Comment faire de l’enseignement sans présence réelle ? Un professeur en collège difficile de la banlieue nord m’a rapporté que les deux tiers de ses élèves ne répondent plus à l’enseignement à distance qui a été mis en place, on ne sait pas où ils sont. Bon, ils n’étaient pas très attentifs en classe, mais ils venaient, ils avaient l’occasion de saisir quelque chose, d’évoluer. Là, non. On peut tout apprendre sur Internet, si on est déjà équipé, entouré, formé, privilège des classes aisées.
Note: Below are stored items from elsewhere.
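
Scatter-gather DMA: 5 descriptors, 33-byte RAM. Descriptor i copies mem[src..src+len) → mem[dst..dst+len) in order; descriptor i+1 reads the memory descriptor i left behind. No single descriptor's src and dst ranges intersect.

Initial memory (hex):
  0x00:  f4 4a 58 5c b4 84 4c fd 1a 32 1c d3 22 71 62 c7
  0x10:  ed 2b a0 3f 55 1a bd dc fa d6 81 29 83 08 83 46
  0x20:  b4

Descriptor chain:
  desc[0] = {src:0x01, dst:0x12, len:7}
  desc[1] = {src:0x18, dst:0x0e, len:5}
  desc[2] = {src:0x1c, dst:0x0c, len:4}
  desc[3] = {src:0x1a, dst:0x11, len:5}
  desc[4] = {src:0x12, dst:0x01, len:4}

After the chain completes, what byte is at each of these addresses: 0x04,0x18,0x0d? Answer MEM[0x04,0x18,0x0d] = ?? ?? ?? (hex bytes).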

Comment prendre soin sans présence réelle ? Comment rendre grâce et célébrer sans présence réelle ? Comment aimer sans présence réelle ? Grâce aux Gafa, enfermés que nous sommes, nous pouvons toujours vivre, nous pouvons toujours faire semblant de vivre, nous pouvons assurer le quotidien en attendant, mais sans nourrir notre humanité. C’est bien là la vie rêvée par les Gafa, cet idéal de cyborg rationnel, d’intelligence artificielle et d’objets connectés, où ce qui fait l’humanité profonde n’est même pas compris. Nous vivons en ce moment la sombre utopie de la Vallée du Silicone, qui au début ne paraît pas si mal, et à la fin nous tue.